Continuing the discussion of other media is Laura Gelfand who underlines the importance of Brabantine architecture as a carrier of Burgundian iconography. Her compact contribution describes the background of Margaret of Austria’s deliberate choice of Brabantine Gothic for her funeral church in Brou. Continuing the discussion of other media is Frits Scholten who provides the reader with a sometimes anecdotic overview of Netherlandish sculptors working abroad, mainly in Italy or for the Habsburg court, and mainly working in bronze – a material that refers directly to classical antiquity. His statement that more Netherlandish sculptors worked outside their own country than those of other nationalities is not so much supported by the percentage of itinerant sculptors as such, but by the percentage of internationallyitinerant sculptors. No less than 28% of the sculptors working abroad anywhere in Europe in the period 1400-1800 originated from the Low Countries. In the period under consideration in this essay (c. 1550-1600), some 200 Netherlandish artists were working abroad. It is not known how many of them were sculptors. A most intriguing part of the explanation of this phenomenon follows in the discussion of the careers of Giambologna, Cornelis Floris, Jaques DuBroeqc, and somewhat lengthier of those of Johan Gregor van der Schard, Adriaen de Vries and Willem van Tetrode. Scholten agues that, added to the high degree of urbanization, it was their backgrounds as either goldsmiths or stone carvers, that made Netherlandish sculptors so equipped at designing and casting bronze. Scholten rightly signals the low regard for mannerist sculptors after c. 1600, leading to a collective loss of art historical memory for some three and a half centuries. Thus, Adriaen de Vries’s most important work, the Hercules Fountain for Christian IV of Denmark, was considered to be from Greece, judging by an account of 1688. At least the patron succeeded in associating himself with antiquity in the choice of the material.

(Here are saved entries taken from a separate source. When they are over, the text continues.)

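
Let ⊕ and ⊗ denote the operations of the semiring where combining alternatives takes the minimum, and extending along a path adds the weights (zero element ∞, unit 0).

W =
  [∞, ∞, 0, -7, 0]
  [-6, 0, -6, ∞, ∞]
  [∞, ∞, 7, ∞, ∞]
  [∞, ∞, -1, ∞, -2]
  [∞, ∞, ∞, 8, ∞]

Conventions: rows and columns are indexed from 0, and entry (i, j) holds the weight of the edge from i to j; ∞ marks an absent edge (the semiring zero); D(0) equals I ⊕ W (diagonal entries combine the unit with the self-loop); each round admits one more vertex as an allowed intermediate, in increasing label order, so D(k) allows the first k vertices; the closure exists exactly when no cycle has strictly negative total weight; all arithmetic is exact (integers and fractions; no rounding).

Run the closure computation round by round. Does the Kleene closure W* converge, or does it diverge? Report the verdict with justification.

D(0):
  [0, ∞, 0, -7, 0]
  [-6, 0, -6, ∞, ∞]
  [∞, ∞, 0, ∞, ∞]
  [∞, ∞, -1, 0, -2]
  [∞, ∞, ∞, 8, 0]
D(1):
  [0, ∞, 0, -7, 0]
  [-6, 0, -6, -13, -6]
  [∞, ∞, 0, ∞, ∞]
  [∞, ∞, -1, 0, -2]
  [∞, ∞, ∞, 8, 0]
D(2):
  [0, ∞, 0, -7, 0]
  [-6, 0, -6, -13, -6]
  [∞, ∞, 0, ∞, ∞]
  [∞, ∞, -1, 0, -2]
  [∞, ∞, ∞, 8, 0]
D(3):
  [0, ∞, 0, -7, 0]
  [-6, 0, -6, -13, -6]
  [∞, ∞, 0, ∞, ∞]
  [∞, ∞, -1, 0, -2]
  [∞, ∞, ∞, 8, 0]
D(4):
  [0, ∞, -8, -7, -9]
  [-6, 0, -14, -13, -15]
  [∞, ∞, 0, ∞, ∞]
  [∞, ∞, -1, 0, -2]
  [∞, ∞, 7, 8, 0]
D(5):
  [0, ∞, -8, -7, -9]
  [-6, 0, -14, -13, -15]
  [∞, ∞, 0, ∞, ∞]
  [∞, ∞, -1, 0, -2]
  [∞, ∞, 7, 8, 0]
Key observation: every diagonal entry stays at the unit through all rounds, so no improving cycle exists.
Answer: CONVERGES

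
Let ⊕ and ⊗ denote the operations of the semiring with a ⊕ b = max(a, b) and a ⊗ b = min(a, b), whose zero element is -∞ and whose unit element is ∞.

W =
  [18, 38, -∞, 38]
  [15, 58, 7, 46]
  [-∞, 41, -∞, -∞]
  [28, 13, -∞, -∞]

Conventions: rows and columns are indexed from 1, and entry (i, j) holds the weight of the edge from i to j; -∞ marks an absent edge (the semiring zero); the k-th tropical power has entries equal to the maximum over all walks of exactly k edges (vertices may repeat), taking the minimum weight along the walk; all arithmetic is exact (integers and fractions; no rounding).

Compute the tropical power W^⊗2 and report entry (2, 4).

W^⊗2:
  [28, 38, 7, 38]
  [28, 58, 7, 46]
  [15, 41, 7, 41]
  [18, 28, 7, 28]
Key observation: the optimum is the walk 2->2->4, with weight 58 min 46 = 46.
Optimal value attained by: walk 2->2->4.
Answer: (W^⊗2)[2][4] = 46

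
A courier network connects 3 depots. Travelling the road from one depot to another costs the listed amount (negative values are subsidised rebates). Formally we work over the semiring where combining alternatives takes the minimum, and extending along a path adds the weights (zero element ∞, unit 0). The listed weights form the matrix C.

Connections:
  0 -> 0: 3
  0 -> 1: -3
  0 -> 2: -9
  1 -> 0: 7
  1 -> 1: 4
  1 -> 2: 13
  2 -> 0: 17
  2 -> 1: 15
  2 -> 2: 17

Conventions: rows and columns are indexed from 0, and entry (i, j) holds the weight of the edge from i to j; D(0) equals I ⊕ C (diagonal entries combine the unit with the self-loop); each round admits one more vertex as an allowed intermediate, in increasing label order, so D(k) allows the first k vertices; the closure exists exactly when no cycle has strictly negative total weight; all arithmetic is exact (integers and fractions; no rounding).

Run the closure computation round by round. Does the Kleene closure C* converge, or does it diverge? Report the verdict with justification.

D(0):
  [0, -3, -9]
  [7, 0, 13]
  [17, 15, 0]
D(1):
  [0, -3, -9]
  [7, 0, -2]
  [17, 14, 0]
D(2):
  [0, -3, -9]
  [7, 0, -2]
  [17, 14, 0]
D(3):
  [0, -3, -9]
  [7, 0, -2]
  [17, 14, 0]
Key observation: every diagonal entry stays at the unit through all rounds, so no improving cycle exists.
Answer: CONVERGES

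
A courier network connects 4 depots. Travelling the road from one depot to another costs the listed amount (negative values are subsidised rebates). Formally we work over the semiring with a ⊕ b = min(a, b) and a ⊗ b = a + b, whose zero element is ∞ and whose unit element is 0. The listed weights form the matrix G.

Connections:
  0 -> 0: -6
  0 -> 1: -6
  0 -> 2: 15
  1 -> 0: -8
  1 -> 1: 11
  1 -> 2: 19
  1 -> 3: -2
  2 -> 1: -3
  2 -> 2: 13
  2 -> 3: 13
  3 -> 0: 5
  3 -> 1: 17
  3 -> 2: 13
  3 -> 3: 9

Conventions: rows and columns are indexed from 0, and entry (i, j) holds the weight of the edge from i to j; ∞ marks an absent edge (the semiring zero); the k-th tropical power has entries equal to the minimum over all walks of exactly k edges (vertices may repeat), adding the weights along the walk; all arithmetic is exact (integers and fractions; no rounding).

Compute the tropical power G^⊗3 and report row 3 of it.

G^⊗2:
  [-14, -12, 9, -8]
  [-14, -14, 7, 7]
  [-11, 8, 16, -5]
  [-1, -1, 20, 15]
G^⊗3:
  [-20, -20, 1, -14]
  [-22, -20, 1, -16]
  [-17, -17, 4, 4]
  [-9, -7, 14, -3]
Answer: row 3 of G^⊗3 = [-9, -7, 14, -3]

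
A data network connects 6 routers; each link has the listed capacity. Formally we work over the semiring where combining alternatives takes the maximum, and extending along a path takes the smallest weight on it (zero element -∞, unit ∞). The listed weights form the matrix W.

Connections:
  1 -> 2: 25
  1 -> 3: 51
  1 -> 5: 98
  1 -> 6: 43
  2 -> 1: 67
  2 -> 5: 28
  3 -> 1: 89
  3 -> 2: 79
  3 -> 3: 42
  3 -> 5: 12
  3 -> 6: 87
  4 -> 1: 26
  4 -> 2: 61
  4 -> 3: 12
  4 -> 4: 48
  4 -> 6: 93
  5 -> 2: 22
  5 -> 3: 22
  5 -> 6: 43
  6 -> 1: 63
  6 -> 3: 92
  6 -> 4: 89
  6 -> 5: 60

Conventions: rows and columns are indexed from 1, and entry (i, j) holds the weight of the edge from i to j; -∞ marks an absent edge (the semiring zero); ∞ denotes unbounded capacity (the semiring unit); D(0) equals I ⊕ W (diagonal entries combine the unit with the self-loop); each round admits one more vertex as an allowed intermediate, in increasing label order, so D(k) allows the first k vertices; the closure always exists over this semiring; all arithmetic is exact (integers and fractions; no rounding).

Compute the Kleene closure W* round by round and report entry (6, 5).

D(0):
  [∞, 25, 51, -∞, 98, 43]
  [67, ∞, -∞, -∞, 28, -∞]
  [89, 79, ∞, -∞, 12, 87]
  [26, 61, 12, ∞, -∞, 93]
  [-∞, 22, 22, -∞, ∞, 43]
  [63, -∞, 92, 89, 60, ∞]
D(1):
  [∞, 25, 51, -∞, 98, 43]
  [67, ∞, 51, -∞, 67, 43]
  [89, 79, ∞, -∞, 89, 87]
  [26, 61, 26, ∞, 26, 93]
  [-∞, 22, 22, -∞, ∞, 43]
  [63, 25, 92, 89, 63, ∞]
D(2):
  [∞, 25, 51, -∞, 98, 43]
  [67, ∞, 51, -∞, 67, 43]
  [89, 79, ∞, -∞, 89, 87]
  [61, 61, 51, ∞, 61, 93]
  [22, 22, 22, -∞, ∞, 43]
  [63, 25, 92, 89, 63, ∞]
D(3):
  [∞, 51, 51, -∞, 98, 51]
  [67, ∞, 51, -∞, 67, 51]
  [89, 79, ∞, -∞, 89, 87]
  [61, 61, 51, ∞, 61, 93]
  [22, 22, 22, -∞, ∞, 43]
  [89, 79, 92, 89, 89, ∞]
D(4):
  [∞, 51, 51, -∞, 98, 51]
  [67, ∞, 51, -∞, 67, 51]
  [89, 79, ∞, -∞, 89, 87]
  [61, 61, 51, ∞, 61, 93]
  [22, 22, 22, -∞, ∞, 43]
  [89, 79, 92, 89, 89, ∞]
D(5):
  [∞, 51, 51, -∞, 98, 51]
  [67, ∞, 51, -∞, 67, 51]
  [89, 79, ∞, -∞, 89, 87]
  [61, 61, 51, ∞, 61, 93]
  [22, 22, 22, -∞, ∞, 43]
  [89, 79, 92, 89, 89, ∞]
D(6):
  [∞, 51, 51, 51, 98, 51]
  [67, ∞, 51, 51, 67, 51]
  [89, 79, ∞, 87, 89, 87]
  [89, 79, 92, ∞, 89, 93]
  [43, 43, 43, 43, ∞, 43]
  [89, 79, 92, 89, 89, ∞]
Answer: W*[6][5] = 89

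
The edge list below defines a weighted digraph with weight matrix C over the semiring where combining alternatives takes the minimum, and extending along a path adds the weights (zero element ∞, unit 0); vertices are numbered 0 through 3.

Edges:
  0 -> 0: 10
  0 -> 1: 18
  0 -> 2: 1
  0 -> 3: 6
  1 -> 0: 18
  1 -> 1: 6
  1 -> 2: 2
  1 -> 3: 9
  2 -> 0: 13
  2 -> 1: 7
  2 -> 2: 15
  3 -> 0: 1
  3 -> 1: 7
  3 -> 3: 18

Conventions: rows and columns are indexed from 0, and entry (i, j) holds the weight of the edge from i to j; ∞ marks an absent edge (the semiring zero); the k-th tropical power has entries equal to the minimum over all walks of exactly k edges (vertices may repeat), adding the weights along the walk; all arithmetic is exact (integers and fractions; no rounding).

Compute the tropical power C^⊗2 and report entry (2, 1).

C^⊗2:
  [7, 8, 11, 16]
  [10, 9, 8, 15]
  [23, 13, 9, 16]
  [11, 13, 2, 7]
Key observation: the optimum is the walk 2->1->1, with weight 7 + 6 = 13.
Optimal value attained by: walk 2->1->1.
Answer: (C^⊗2)[2][1] = 13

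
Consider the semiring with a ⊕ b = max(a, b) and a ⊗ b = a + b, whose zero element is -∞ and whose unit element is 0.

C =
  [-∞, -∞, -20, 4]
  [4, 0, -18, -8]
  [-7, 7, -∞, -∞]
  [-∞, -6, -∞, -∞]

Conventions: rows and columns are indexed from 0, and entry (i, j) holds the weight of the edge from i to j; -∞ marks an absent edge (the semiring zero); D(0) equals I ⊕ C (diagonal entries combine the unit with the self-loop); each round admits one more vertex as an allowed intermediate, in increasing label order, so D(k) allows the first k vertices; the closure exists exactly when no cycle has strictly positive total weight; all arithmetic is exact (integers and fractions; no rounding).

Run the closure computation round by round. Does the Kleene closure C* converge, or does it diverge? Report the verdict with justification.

D(0):
  [0, -∞, -20, 4]
  [4, 0, -18, -8]
  [-7, 7, 0, -∞]
  [-∞, -6, -∞, 0]
D(1):
  [0, -∞, -20, 4]
  [4, 0, -16, 8]
  [-7, 7, 0, -3]
  [-∞, -6, -∞, 0]
Detection: at round 2, diagonal entry (3, 3) turns strictly positive.
Key observation: the cycle 3->1->0->3 has total weight (-6) + 4 + 4, which is strictly positive.
Answer: DIVERGES — positive cycle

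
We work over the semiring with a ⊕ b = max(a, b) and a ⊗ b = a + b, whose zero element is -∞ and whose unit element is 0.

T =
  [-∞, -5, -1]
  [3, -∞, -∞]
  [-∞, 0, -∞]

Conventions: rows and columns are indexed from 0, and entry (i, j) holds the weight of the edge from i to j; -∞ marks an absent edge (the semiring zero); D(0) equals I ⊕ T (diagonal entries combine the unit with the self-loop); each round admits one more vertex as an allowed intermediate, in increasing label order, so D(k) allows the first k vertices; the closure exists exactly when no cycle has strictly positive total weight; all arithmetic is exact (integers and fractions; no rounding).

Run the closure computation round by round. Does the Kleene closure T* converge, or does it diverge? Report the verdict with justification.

D(0):
  [0, -5, -1]
  [3, 0, -∞]
  [-∞, 0, 0]
D(1):
  [0, -5, -1]
  [3, 0, 2]
  [-∞, 0, 0]
Detection: at round 2, diagonal entry (2, 2) turns strictly positive.
Key observation: the cycle 2->1->0->2 has total weight 0 + 3 + (-1), which is strictly positive.
Answer: DIVERGES — positive cycle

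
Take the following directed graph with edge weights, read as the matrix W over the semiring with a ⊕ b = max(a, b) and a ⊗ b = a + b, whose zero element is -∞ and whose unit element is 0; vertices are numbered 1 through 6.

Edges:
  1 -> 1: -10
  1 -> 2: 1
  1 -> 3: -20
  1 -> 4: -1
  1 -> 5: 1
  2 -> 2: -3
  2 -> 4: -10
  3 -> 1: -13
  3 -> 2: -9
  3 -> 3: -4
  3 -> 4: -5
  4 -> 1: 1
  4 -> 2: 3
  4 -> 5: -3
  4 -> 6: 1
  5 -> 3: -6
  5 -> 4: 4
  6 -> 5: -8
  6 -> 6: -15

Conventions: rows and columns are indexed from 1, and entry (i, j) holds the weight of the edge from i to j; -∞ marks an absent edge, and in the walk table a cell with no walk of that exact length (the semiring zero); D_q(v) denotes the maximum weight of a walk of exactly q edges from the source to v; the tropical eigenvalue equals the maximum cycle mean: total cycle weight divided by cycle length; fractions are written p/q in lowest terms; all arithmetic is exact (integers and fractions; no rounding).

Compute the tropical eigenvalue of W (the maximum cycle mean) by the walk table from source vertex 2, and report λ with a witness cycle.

q=0: [-∞, 0, -∞, -∞, -∞, -∞]
q=1: [-∞, -3, -∞, -10, -∞, -∞]
q=2: [-9, -6, -∞, -13, -13, -9]
q=3: [-12, -8, -19, -9, -8, -12]
q=4: [-8, -6, -14, -4, -11, -8]
q=5: [-3, -1, -17, -7, -7, -3]
q=6: [-6, -2, -13, -3, -2, -6]
Optimal cycle mean attained by: cycle 1->5->4->1, total 1 + 4 + 1, length 3.
Answer: λ = 2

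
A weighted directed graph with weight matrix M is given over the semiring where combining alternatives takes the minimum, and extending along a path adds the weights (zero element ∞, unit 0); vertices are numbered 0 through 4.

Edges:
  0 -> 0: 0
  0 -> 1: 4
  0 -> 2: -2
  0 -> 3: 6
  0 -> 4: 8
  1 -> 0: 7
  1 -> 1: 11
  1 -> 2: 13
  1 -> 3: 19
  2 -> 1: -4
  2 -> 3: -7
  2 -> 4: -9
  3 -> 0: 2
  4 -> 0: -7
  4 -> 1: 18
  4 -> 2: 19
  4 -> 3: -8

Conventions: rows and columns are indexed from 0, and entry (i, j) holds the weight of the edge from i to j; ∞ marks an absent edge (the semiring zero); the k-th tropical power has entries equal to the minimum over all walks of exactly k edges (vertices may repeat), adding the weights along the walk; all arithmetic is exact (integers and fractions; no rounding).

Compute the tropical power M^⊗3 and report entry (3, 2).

M^⊗2:
  [0, -6, -2, -9, -11]
  [7, 9, 5, 6, 4]
  [-16, 7, 9, -17, ∞]
  [2, 6, 0, 8, 10]
  [-7, -3, -9, -1, 1]
M^⊗3:
  [-18, -6, -2, -19, -11]
  [-3, 1, 5, -4, -4]
  [-16, -12, -18, -10, -8]
  [2, -4, 0, -7, -9]
  [-7, -13, -9, -16, -18]
Key observation: the optimum is the walk 3->0->0->2, with weight 2 + 0 + (-2) = 0.
Optimal value attained by: walk 3->0->0->2.
Answer: (M^⊗3)[3][2] = 0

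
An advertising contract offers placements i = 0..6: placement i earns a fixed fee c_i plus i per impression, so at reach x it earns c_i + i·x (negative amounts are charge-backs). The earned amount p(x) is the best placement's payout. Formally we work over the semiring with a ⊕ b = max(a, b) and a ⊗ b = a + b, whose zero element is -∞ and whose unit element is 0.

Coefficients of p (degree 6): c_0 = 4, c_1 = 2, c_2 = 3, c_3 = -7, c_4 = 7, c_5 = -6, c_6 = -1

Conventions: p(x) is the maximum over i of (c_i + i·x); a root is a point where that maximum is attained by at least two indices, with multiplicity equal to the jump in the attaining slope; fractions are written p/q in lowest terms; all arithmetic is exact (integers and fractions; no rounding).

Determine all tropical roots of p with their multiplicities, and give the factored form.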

The current review is not the place to discuss every contribution at length, especially since a few of them are only distantly related to the topic of the book. Ingrid Rowland’s extensively documented contribution on Agostino Chigi for instance, as ably written as it is eloquent, barely touches on the subject of the present volume. Notwithstanding the complementary character of some of the essays, some obvious cross-references have not been made. For instance, Barbara Lane states that Raphael was particularly attracted to Memling because of the medium of oil paint but does not refer to Ames-Lewis’s contribution. Furthermore, the colours red and blue of the mantle of the Madonna can, as she states, never count as proof – positive or negative – that there is any relation to any other woman dressed in red and blue, nor can the occurrence of plants or a cityscape, as long as there is no evident visual likeness.
The minor disadvantages discussed above do in no way invalidate Cultural Exchange Between the Low Countries and Italy (1400-1600). The volume is a valuable contribution to the study of Netherlandish-Italian relations in all its diversity. Because of this, an index and cross references would have been most helpful. But even without this, the volume belongs on the shelf of every scholar involved in the subject.